У нас в доме придерживались в то время (как и во многих других еврейских домах) ортодоксальных еврейских законов. Особенно за этим следила бабушка. Всё в пищу употреблялось только кошерное (запрещалось употреблять свинину, заднюю часть барашки; курицу разрешалось есть только зарезанную у резника), запрещалось употреблять одну и ту же посуду для молочной и мясной пищи (была отдельная посуда). После мясного в течение двух часов запрещалось употреблять молочную пищу. Рыба считалась нейтральной пищей. После неё можно было употреблять молочное (и наоборот).
По субботам отец ходил в синагогу (а в субботу нельзя никакой работы делать, в том числе, и носить талес). Поэтому талес в специальном шелковом оранжевом мешочке носил за ним я (детям это не считался грех). Нельзя было ключи носить (это тоже работа считалась), нельзя было разводить огонь. А чтобы нагреть или развести плиту, приглашали какого-нибудь "гоя": татарку или русского (но только не еврея).
Обед на субботу готовился в пятницу. Суббота считалась праздничным днём, поэтому обед должен был быть получше: почти всегда должна была быть на субботу курица и рыба (фаршированная)10. Куриный бульон с рисом – традиционная была еда.
В пятницу вечером у нас "гебенчт ди лихт" ("бенчн ди лихт" – "святить свечи"). Замужние женщины должны были освятить субботу (или встретить): они зажигали свечи (если не было свечей, наливалось постное масло, делались фитили) – после захода солнца11. При этом женщины, прикрывая руками лицо и покрыв чем-нибудь голову, совершали молитву .
У нас в доме этим занимались бабушка и мама. С этого момента вступали в силу все субботние законы. Свечей должно было быть не менее двух (за мужа и за себя), а потом, с рождением каждого ребенка, добавлялось еще по одной свече. Иногда за всех детей зажигалась одна свеча. У бабушки был один маленький подсвечник для "детской" свечи. Мама же вообще за детей свечу не ставила.

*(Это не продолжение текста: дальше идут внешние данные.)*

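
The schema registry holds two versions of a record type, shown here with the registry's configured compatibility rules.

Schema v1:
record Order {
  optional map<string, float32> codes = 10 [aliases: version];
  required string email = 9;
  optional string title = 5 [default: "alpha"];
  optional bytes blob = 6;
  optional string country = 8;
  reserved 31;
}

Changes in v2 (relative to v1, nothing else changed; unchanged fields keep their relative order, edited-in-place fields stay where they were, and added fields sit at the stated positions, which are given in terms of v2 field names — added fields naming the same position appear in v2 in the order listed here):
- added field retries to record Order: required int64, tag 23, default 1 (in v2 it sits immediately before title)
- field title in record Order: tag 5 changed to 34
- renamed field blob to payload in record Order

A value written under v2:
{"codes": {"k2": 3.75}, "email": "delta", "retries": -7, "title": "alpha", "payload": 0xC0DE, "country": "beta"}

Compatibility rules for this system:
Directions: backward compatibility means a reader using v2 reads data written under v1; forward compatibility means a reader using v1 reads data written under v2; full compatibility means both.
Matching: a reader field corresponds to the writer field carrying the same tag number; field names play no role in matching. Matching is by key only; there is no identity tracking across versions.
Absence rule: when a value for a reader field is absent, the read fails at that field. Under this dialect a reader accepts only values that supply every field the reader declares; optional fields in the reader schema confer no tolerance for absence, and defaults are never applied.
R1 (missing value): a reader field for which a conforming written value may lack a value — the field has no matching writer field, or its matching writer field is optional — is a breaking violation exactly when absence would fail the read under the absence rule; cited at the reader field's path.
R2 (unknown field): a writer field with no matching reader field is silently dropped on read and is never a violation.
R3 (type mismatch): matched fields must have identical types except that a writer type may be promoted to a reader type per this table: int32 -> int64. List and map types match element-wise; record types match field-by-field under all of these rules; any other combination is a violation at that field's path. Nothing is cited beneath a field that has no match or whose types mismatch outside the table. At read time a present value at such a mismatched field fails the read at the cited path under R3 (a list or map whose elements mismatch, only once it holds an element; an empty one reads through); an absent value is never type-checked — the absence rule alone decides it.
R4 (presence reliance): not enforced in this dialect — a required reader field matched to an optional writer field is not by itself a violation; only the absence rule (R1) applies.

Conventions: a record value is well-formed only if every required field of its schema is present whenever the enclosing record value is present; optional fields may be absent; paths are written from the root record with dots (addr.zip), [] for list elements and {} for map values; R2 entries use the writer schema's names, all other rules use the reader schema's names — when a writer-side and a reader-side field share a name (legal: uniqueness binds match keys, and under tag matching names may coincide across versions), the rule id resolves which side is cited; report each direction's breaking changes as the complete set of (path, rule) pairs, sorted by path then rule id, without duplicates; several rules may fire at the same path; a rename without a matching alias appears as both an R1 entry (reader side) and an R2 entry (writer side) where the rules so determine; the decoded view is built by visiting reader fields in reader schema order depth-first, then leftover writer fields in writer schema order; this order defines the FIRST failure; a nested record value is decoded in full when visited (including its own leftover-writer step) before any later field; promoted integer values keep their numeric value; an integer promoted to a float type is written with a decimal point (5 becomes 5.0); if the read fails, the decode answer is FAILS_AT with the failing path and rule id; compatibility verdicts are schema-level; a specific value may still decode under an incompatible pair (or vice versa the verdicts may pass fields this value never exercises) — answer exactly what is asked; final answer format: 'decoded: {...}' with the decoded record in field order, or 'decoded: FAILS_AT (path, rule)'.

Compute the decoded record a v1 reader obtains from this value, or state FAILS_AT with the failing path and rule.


in Order below, arrows point writer -> reader
decoding the Order value with the v1 reader:
  codes := {"k2": 3.75}
  email := "delta"
  read fails at title under R1 (no fill)
  => FAILS_AT (title, R1)
checking off the Order differences that do not matter here:
  added field retries to record Order: required int64, tag 23, default 1 (in v2 it sits immediately before title) -> affects the rule determinations only; this particular Order value decodes identically
  renamed field blob to payload in record Order -> affects the rule determinations only; this particular Order value decodes identically

decoded: FAILS_AT (title, R1)


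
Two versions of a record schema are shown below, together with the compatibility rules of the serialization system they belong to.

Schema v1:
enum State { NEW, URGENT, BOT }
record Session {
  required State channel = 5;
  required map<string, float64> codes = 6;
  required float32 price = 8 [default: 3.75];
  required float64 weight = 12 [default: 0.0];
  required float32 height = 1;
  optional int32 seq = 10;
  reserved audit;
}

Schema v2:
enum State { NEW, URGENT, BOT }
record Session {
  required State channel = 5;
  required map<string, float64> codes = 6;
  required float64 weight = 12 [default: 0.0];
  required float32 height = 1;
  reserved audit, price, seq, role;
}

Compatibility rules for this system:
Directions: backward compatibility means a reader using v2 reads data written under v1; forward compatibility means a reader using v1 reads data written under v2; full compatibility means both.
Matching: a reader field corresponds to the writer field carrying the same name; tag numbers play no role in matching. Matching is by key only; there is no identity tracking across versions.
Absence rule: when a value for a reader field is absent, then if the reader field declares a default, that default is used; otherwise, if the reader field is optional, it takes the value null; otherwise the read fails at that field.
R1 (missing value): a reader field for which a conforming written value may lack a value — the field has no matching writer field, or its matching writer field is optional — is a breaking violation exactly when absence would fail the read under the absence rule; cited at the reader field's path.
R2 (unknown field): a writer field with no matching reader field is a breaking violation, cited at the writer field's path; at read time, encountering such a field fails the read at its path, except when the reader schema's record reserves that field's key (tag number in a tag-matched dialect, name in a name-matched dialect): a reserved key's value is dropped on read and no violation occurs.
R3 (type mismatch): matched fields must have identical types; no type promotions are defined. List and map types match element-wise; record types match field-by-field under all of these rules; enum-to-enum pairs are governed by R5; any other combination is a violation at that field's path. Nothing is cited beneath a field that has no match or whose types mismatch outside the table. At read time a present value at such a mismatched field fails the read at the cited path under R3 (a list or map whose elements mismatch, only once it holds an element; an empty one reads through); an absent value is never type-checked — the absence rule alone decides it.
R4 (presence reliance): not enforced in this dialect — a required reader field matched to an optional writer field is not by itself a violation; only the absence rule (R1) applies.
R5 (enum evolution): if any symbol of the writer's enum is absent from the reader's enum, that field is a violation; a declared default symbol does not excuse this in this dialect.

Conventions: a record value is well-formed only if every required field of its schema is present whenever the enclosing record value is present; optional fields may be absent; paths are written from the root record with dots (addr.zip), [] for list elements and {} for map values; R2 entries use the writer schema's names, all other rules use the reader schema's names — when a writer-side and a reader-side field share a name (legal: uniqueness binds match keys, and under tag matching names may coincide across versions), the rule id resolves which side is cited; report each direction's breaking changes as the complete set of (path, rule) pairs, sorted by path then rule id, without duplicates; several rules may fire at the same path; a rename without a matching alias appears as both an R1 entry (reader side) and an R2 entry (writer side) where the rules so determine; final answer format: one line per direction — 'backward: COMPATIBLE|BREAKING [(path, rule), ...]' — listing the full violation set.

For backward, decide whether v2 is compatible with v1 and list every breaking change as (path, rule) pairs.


in Session below, arrows point writer -> reader
backward on Session — v2 reading data written by v1:
  State -> State, writer required: channel aligns to channel
  map<string, float64> -> map<string, float64>, writer required: codes aligns to codes
  float64 -> float64, writer required: weight aligns to weight
  float32 -> float32, writer required: height aligns to height
  leftover writer field: price
  leftover writer field: seq
  => backward verdict for Session: COMPATIBLE, no violations
diffs on Session not affecting the asked answer:
  removed field price from record Session (its key "price" joins the reserved list) -> no rule fires on it in Session's dialect; the asked verdict holds
  removed field seq from record Session (its key "seq" joins the reserved list) -> no rule fires on it in Session's dialect; the asked verdict holds

backward: COMPATIBLE []


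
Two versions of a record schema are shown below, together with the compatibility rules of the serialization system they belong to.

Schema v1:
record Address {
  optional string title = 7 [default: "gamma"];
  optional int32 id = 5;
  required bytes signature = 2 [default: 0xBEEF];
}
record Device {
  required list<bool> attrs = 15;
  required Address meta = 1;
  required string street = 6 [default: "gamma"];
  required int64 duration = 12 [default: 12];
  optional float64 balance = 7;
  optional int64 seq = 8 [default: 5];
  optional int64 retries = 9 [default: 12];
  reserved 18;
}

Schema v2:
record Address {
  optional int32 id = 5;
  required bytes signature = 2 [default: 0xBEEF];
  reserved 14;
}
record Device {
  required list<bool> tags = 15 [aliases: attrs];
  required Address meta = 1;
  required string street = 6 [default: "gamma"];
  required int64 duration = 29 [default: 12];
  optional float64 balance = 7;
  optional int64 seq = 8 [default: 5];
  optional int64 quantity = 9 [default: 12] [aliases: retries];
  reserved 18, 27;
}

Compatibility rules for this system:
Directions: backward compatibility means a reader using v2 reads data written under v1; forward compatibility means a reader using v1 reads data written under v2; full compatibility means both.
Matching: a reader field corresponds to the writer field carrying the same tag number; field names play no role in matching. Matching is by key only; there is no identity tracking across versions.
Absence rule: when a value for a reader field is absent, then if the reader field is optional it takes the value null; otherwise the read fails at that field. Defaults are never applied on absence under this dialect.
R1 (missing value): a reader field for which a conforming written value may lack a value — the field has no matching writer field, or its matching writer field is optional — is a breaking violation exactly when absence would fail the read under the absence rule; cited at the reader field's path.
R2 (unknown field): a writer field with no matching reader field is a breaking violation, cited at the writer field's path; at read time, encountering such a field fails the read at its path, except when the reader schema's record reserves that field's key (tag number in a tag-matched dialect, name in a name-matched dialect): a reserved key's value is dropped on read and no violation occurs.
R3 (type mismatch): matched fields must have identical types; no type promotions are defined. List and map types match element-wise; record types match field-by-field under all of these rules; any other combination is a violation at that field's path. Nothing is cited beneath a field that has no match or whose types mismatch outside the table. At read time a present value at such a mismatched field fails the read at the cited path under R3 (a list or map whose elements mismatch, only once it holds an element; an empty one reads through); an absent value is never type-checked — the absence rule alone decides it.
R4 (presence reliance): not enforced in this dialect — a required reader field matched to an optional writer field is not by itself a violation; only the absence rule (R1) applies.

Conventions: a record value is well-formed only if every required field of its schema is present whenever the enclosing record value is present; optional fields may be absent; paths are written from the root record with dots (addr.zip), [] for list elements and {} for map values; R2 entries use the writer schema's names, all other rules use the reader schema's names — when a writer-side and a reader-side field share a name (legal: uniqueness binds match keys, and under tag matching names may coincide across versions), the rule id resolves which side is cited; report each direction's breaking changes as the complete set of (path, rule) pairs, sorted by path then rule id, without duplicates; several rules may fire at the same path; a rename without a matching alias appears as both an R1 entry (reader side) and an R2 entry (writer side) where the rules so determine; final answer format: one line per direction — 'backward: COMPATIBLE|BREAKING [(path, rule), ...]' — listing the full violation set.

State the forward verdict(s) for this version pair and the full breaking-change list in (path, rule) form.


each type pair in Device: writer, then reader
forward analysis of Device with v1 as reader and v2 as writer:
  attrs: list<bool> -> list<bool>, writer required; from tags
  meta: Address -> Address, writer required; from meta
  street: string -> string, writer required; from street
  duration: no writer-side match
  balance: float64 -> float64, writer optional; from balance
  seq: int64 -> int64, writer optional; from seq
  retries: int64 -> int64, writer optional; from quantity
  writer field duration has no reader counterpart
  meta.title: no writer-side match
  meta.id: int32 -> int32, writer optional; from meta.id
  meta.signature: bytes -> bytes, writer required; from meta.signature
  R1 fires at duration
  R2 fires at duration
  => forward verdict for Device: BREAKING, 2 violation(s)
diffs on Device not affecting the asked answer:
  renamed field attrs to tags in record Device (alias attrs declared on the renamed field) -> triggers nothing under Device's printed rules — same verdict
  removed field title from record Address -> fires only in the backward direction of Device, which is not asked here
  renamed field retries to quantity in record Device (alias retries declared on the renamed field) -> triggers nothing under Device's printed rules — same verdict

forward: BREAKING [(duration, R1), (duration, R2)]


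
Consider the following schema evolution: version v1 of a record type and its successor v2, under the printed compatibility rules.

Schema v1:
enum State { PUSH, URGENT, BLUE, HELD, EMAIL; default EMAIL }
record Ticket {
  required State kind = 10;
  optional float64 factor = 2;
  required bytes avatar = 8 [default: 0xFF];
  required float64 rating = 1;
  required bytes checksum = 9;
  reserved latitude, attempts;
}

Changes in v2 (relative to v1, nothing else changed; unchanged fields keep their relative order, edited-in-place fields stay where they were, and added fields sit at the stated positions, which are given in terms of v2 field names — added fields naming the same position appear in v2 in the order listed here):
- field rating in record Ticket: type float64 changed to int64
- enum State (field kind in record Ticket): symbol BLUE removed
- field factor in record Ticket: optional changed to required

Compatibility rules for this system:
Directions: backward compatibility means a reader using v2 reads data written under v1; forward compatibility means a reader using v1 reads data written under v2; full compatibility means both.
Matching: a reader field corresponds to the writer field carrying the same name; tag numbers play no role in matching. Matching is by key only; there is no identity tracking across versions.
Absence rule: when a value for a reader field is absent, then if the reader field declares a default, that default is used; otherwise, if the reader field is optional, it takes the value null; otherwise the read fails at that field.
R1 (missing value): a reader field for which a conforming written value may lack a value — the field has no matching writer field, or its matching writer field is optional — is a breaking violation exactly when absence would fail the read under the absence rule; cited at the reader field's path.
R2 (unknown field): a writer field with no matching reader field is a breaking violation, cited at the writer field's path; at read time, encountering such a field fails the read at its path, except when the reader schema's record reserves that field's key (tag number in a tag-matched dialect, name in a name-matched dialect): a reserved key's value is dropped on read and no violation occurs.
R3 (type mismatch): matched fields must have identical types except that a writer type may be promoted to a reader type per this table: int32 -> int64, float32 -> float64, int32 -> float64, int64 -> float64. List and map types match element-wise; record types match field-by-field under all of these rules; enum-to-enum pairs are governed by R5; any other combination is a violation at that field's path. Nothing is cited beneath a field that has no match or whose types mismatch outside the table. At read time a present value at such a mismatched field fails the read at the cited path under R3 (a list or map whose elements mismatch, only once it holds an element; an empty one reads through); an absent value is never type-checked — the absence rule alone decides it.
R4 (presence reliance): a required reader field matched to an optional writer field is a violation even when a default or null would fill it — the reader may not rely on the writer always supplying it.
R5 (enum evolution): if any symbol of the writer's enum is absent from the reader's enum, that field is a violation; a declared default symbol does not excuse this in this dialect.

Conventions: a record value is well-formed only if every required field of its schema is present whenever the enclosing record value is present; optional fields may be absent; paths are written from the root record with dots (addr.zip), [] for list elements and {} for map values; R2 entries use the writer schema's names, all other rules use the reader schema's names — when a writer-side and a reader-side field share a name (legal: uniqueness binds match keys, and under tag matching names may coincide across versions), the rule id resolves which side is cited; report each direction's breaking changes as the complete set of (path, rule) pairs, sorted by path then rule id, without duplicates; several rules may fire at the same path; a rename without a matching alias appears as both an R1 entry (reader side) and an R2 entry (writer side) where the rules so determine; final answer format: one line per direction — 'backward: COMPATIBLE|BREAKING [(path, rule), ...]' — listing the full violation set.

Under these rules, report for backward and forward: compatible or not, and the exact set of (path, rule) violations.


backward: BREAKING [(factor, R1), (factor, R4), (kind, R5), (rating, R3)]; forward: COMPATIBLE []

each type pair in Ticket: writer, then reader
backward analysis of Ticket with v2 as reader and v1 as writer:
  kind <- kind (State -> State, writer required)
  factor <- factor (float64 -> float64, writer optional)
  avatar <- avatar (bytes -> bytes, writer required)
  rating <- rating (float64 -> int64, writer required)
  checksum <- checksum (bytes -> bytes, writer required)
  breaking: (factor, R1)
  breaking: (factor, R4)
  breaking: (kind, R5)
  breaking: (rating, R3)
  => backward verdict for Ticket: BREAKING, 4 violation(s)
forward analysis of Ticket with v1 as reader and v2 as writer:
  kind <- kind (State -> State, writer required)
  factor <- factor (float64 -> float64, writer required)
  avatar <- avatar (bytes -> bytes, writer required)
  rating <- rating (int64 -> float64, writer required)
  checksum <- checksum (bytes -> bytes, writer required)
  => no violations; forward on Ticket: COMPATIBLE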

В субботу, после возвращения из синагоги, устраивался праздничный обед. На субботний обед обычно приглашался кто-нибудь из бедняков или бедных родственников (обычно свои – знакомые). Это считалось богоугодным делом. В пятницу вечером мужчины тоже ходили в синагогу. По субботам, когда отец был свободен, отец запускал граммофонные пластинки с записями канторов. Вообще, у отца были разные пластинки: увертюра из оперы "Вильгельм Тель" (исполнял духовой оркестр, – мы ее называли "французский марш"), записи Вари Паниной, Вяльцевой...
"Догадайтесь сами, сами догадайтесь,
Сами догадайтесь, что я Вас люблю..."
Брагин – был такой исполнитель, Сибиряков – бас, Давыдов – исполнитель романсов цыганских (был романс "Нищая" в его исполнении, – как сейчас, помню: был такой приятный лирический тенор).
Шаляпин – "Уймитесь, волнения страсти..."
"Травиата" была – ария Жермона:
"Вот пришел печальный срок,
В сердце нет былых тревог,
Снова с чистою душой
Я стою перед тобой.
О мой сын, о мой Альфред..."
Да, это – ария Жермона-отца... А дальше я не помню. Это исполнял Брагин. – Артисты Большого театра были тогда, еще царского времени. Пластинки тогда продавали на толкучке. Хоть и в советское время, на толкучке тогда, что угодно, можно было купить. Часто к нам приходили гости, отца знакомые, любители музыки.